I do support a new nuclear power plant. I think nuclear power is a great way to produce energy. However, I don’t want the power companies making us pay for the plant before it’s built.
This troubles me on two levels, the first of which is that it privatizes the profit, but socializes the risk. This is a huge problem with modern businesses and investors. They do all sorts of risky ventures, and justify their huge profits by saying “but we took the risks, we should get the reward”. However, when the risks hit the proverbial fan, they cry for assistance and bailouts “If you don’t bail us out, the cascading reaction will affect you all!”. In essence, they want the rewards, but not the consequences – when they win they take the money, when they loose they stick the taxpayer with the bill.
The second part that bothers me is making the people buy a plant for a private business is backwards. If the people pay for it up front, don’t they own it? If the people own it, shouldn’t we charge the power company for the use of the plant? In practice though, the power company will own it, and charge the consumers the going rate for the electricity generated by the people’s investment.
The way things are supposed to work is a company invests its own money (either earned or borrowed) to build something that people need. The company then sells this product to the consumers at a competitive rate (or we buy from someone else).
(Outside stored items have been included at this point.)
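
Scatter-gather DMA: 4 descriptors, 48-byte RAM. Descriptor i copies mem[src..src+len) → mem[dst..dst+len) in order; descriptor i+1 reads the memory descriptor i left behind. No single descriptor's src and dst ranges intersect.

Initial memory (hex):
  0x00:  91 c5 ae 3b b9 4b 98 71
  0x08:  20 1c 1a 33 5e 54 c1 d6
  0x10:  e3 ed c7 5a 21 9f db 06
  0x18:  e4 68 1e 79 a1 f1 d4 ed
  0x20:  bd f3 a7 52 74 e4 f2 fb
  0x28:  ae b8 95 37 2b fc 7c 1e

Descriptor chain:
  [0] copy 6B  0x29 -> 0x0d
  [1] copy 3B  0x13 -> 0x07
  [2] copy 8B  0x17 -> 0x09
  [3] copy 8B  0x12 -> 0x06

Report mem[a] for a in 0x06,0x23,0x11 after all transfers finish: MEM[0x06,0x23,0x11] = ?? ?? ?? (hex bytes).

MEM[0x06,0x23,0x11] = 7c 52 fc

[0] 0x29->0x0d len=6 : b8 95 37 2b fc 7c
[1] 0x13->0x07 len=3 : 5a 21 9f
[2] 0x17->0x09 len=8 : 06 e4 68 1e 79 a1 f1 d4
[3] 0x12->0x06 len=8 : 7c 5a 21 9f db 06 e4 68
query mem[0x06]=0x7c, mem[0x23]=0x52, mem[0x11]=0xfc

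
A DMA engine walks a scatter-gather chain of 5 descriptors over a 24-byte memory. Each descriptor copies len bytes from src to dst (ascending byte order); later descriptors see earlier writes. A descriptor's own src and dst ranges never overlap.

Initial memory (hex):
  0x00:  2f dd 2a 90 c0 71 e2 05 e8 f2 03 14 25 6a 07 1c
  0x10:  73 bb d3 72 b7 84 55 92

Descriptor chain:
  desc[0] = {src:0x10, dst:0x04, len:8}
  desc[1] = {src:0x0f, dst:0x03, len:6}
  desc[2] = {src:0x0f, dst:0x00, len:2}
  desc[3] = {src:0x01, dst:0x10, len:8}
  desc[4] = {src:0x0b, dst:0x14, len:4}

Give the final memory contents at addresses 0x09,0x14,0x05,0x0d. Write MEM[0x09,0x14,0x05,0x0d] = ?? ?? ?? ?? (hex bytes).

  after D0: wrote 8B at 0x04 = 73bbd372b7845592
  after D1: wrote 6B at 0x03 = 1c73bbd372b7
  after D2: wrote 2B at 0x00 = 1c73
  after D3: wrote 8B at 0x10 = 732a1c73bbd372b7
  after D4: wrote 4B at 0x14 = 92256a07
query mem[0x09]=0x84, mem[0x14]=0x92, mem[0x05]=0xbb, mem[0x0d]=0x6a

MEM[0x09,0x14,0x05,0x0d] = 84 92 bb 6a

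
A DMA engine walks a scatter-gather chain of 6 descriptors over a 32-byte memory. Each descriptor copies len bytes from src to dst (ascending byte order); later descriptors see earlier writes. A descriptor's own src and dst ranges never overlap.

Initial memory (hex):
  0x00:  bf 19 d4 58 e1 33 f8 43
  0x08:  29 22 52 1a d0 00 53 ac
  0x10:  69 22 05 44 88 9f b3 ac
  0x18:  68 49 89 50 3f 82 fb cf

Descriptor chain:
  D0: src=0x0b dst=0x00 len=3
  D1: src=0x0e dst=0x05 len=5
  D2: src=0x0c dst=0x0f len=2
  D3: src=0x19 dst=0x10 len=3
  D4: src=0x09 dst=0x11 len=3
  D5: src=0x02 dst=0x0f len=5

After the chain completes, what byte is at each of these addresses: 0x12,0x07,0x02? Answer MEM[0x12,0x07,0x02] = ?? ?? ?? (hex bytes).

  after D0: wrote 3B at 0x00 = 1ad000
  after D1: wrote 5B at 0x05 = 53ac692205
  after D2: wrote 2B at 0x0f = d000
  after D3: wrote 3B at 0x10 = 498950
  after D4: wrote 3B at 0x11 = 05521a
  after D5: wrote 5B at 0x0f = 0058e153ac
query mem[0x12]=0x53, mem[0x07]=0x69, mem[0x02]=0x00

MEM[0x12,0x07,0x02] = 53 69 00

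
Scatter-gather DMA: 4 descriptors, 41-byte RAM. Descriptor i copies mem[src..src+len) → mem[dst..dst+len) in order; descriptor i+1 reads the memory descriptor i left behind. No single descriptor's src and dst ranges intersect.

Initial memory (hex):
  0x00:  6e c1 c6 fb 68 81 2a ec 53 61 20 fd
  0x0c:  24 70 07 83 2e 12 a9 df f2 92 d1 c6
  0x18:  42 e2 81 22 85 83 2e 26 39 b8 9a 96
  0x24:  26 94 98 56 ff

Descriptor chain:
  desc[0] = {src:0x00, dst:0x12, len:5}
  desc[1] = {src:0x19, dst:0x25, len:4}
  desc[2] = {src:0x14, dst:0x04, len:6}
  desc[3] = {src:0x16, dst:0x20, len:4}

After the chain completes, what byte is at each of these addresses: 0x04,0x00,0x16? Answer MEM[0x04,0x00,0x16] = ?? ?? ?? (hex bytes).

MEM[0x04,0x00,0x16] = c6 6e 68

  after D0: wrote 5B at 0x12 = 6ec1c6fb68
  after D1: wrote 4B at 0x25 = e2812285
  after D2: wrote 6B at 0x04 = c6fb68c642e2
  after D3: wrote 4B at 0x20 = 68c642e2
query mem[0x04]=0xc6, mem[0x00]=0x6e, mem[0x16]=0x68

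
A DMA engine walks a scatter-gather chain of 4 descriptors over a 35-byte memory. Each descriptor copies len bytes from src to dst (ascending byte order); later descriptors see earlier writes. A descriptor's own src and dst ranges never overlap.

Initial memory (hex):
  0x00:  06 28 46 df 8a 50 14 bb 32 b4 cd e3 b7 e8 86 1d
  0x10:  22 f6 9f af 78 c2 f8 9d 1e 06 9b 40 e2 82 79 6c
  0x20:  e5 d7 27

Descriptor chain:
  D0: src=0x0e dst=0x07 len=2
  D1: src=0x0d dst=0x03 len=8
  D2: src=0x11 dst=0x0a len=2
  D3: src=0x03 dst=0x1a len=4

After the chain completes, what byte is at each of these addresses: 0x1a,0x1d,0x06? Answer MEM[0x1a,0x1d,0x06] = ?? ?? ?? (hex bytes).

[0] 0x0e->0x07 len=2 : 86 1d
[1] 0x0d->0x03 len=8 : e8 86 1d 22 f6 9f af 78
[2] 0x11->0x0a len=2 : f6 9f
[3] 0x03->0x1a len=4 : e8 86 1d 22
query mem[0x1a]=0xe8, mem[0x1d]=0x22, mem[0x06]=0x22

MEM[0x1a,0x1d,0x06] = e8 22 22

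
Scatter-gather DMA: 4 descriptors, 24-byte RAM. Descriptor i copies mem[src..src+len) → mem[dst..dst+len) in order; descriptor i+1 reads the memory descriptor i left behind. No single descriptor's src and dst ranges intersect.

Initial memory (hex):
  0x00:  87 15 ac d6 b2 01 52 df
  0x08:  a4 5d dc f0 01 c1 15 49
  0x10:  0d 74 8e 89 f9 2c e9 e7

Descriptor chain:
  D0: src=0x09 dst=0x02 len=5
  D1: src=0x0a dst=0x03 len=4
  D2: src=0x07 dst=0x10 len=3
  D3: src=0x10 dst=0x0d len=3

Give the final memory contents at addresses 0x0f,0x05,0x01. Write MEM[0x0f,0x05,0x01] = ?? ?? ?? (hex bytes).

D0: mem[0x02..0x06] <- [5d dc f0 01 c1]
D1: mem[0x03..0x06] <- [dc f0 01 c1]
D2: mem[0x10..0x12] <- [df a4 5d]
D3: mem[0x0d..0x0f] <- [df a4 5d]
query mem[0x0f]=0x5d, mem[0x05]=0x01, mem[0x01]=0x15

MEM[0x0f,0x05,0x01] = 5d 01 15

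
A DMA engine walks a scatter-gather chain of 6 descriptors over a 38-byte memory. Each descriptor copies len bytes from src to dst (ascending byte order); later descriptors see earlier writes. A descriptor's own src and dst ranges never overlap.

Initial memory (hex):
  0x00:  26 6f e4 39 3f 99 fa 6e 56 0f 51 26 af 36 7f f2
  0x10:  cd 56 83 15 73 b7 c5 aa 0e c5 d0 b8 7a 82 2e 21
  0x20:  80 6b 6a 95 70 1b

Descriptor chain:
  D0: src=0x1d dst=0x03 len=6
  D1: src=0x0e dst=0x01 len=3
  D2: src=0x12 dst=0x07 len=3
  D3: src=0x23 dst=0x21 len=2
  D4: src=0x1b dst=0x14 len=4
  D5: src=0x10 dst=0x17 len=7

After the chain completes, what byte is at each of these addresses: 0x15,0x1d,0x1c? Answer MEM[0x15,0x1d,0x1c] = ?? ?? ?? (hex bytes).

D0: mem[0x03..0x08] <- [82 2e 21 80 6b 6a]
D1: mem[0x01..0x03] <- [7f f2 cd]
D2: mem[0x07..0x09] <- [83 15 73]
D3: mem[0x21..0x22] <- [95 70]
D4: mem[0x14..0x17] <- [b8 7a 82 2e]
D5: mem[0x17..0x1d] <- [cd 56 83 15 b8 7a 82]
query mem[0x15]=0x7a, mem[0x1d]=0x82, mem[0x1c]=0x7a

MEM[0x15,0x1d,0x1c] = 7a 82 7a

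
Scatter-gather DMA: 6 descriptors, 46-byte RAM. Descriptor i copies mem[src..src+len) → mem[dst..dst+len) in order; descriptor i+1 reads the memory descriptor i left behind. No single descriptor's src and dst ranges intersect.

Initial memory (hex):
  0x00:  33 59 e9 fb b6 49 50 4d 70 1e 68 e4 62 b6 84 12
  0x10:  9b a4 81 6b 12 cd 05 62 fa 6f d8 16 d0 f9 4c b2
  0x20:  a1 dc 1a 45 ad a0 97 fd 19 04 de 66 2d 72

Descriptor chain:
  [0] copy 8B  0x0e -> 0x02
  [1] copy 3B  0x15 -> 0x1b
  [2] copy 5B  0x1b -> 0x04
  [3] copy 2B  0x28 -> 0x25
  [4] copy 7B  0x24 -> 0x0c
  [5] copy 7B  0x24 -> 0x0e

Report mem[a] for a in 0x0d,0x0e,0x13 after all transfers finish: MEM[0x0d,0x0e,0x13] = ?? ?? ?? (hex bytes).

MEM[0x0d,0x0e,0x13] = 19 ad 04

D0: mem[0x02..0x09] <- [84 12 9b a4 81 6b 12 cd]
D1: mem[0x1b..0x1d] <- [cd 05 62]
D2: mem[0x04..0x08] <- [cd 05 62 4c b2]
D3: mem[0x25..0x26] <- [19 04]
D4: mem[0x0c..0x12] <- [ad 19 04 fd 19 04 de]
D5: mem[0x0e..0x14] <- [ad 19 04 fd 19 04 de]
query mem[0x0d]=0x19, mem[0x0e]=0xad, mem[0x13]=0x04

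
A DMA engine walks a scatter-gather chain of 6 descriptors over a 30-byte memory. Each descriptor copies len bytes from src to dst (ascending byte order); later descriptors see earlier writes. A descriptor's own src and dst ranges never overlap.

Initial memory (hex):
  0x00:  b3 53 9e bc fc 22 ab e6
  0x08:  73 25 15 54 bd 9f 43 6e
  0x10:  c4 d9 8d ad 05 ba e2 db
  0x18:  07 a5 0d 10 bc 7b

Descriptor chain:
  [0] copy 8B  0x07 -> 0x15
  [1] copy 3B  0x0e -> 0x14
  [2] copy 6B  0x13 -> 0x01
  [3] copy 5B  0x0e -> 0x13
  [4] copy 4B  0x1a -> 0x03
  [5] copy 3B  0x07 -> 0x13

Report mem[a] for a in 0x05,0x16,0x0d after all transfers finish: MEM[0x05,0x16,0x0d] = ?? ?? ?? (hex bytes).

MEM[0x05,0x16,0x0d] = 43 d9 9f

  after D0: wrote 8B at 0x15 = e673251554bd9f43
  after D1: wrote 3B at 0x14 = 436ec4
  after D2: wrote 6B at 0x01 = ad436ec42515
  after D3: wrote 5B at 0x13 = 436ec4d98d
  after D4: wrote 4B at 0x03 = bd9f437b
  after D5: wrote 3B at 0x13 = e67325
query mem[0x05]=0x43, mem[0x16]=0xd9, mem[0x0d]=0x9f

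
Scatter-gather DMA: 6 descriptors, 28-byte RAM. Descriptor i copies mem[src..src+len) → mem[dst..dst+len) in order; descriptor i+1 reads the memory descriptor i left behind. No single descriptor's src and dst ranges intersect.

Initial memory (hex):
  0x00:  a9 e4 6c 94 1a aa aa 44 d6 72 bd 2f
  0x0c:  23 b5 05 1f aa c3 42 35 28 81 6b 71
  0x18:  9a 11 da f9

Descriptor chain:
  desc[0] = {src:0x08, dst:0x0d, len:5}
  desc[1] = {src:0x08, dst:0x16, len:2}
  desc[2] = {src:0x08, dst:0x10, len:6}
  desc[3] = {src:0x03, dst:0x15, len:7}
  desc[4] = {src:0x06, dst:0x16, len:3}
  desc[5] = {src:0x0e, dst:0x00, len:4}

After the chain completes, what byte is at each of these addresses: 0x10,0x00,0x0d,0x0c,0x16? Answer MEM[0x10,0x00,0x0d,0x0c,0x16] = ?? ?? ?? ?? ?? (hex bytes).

MEM[0x10,0x00,0x0d,0x0c,0x16] = d6 72 d6 23 aa

D0: mem[0x0d..0x11] <- [d6 72 bd 2f 23]
D1: mem[0x16..0x17] <- [d6 72]
D2: mem[0x10..0x15] <- [d6 72 bd 2f 23 d6]
D3: mem[0x15..0x1b] <- [94 1a aa aa 44 d6 72]
D4: mem[0x16..0x18] <- [aa 44 d6]
D5: mem[0x00..0x03] <- [72 bd d6 72]
query mem[0x10]=0xd6, mem[0x00]=0x72, mem[0x0d]=0xd6, mem[0x0c]=0x23, mem[0x16]=0xaa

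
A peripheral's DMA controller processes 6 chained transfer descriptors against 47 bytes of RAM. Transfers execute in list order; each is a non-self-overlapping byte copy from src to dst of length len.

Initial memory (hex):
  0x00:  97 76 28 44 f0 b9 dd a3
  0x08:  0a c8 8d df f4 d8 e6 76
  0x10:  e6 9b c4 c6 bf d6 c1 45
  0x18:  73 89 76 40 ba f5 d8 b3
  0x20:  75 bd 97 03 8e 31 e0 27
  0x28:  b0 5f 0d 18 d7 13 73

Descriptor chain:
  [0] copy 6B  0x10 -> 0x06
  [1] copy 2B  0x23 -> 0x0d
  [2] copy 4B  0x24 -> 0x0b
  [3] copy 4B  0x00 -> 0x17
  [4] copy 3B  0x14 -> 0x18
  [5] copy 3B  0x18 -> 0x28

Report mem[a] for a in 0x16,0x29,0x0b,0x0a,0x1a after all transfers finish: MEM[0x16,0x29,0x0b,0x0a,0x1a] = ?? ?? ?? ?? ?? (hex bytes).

MEM[0x16,0x29,0x0b,0x0a,0x1a] = c1 d6 8e bf c1

#0 dst[0x06+6] := {0xe6,0x9b,0xc4,0xc6,0xbf,0xd6}
#1 dst[0x0d+2] := {0x03,0x8e}
#2 dst[0x0b+4] := {0x8e,0x31,0xe0,0x27}
#3 dst[0x17+4] := {0x97,0x76,0x28,0x44}
#4 dst[0x18+3] := {0xbf,0xd6,0xc1}
#5 dst[0x28+3] := {0xbf,0xd6,0xc1}
query mem[0x16]=0xc1, mem[0x29]=0xd6, mem[0x0b]=0x8e, mem[0x0a]=0xbf, mem[0x1a]=0xc1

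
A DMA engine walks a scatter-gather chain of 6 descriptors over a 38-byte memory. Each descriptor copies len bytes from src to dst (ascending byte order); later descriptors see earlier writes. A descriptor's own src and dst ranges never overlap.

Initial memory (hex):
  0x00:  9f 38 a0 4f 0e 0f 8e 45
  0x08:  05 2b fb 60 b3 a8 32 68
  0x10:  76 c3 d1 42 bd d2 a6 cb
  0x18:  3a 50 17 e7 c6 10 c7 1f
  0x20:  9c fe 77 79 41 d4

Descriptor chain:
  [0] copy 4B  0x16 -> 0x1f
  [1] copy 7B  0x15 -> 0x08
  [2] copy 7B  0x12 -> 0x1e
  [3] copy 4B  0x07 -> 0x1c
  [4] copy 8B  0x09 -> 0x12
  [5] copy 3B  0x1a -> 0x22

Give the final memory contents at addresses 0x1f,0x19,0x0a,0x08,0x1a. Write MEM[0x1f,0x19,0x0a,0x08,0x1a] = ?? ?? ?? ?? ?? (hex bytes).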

The way Ameren WANTS to make it work is the company takes money from the people, invests it in their own company, then charges the customer for the goods produced by that investment. Competition? Not allowed. Government issued monopoly. You pay the rates they charge or you don’t get power.
If Ameren wants to build a new power plant, they should secure the financing or issue bonds. If they can’t afford it, then perhaps the people will have to step up and pay for a new plant. But in that case, the plant should be the property of Missouri taxpayers – and any power Ameren derives from that plant should be paid for at free market rates. In other words, if Ameren wants to risk it’s money, they deserve the rewards. But if it’s the taxpayer’s money that gets risked, the taxpayer should get the rewards.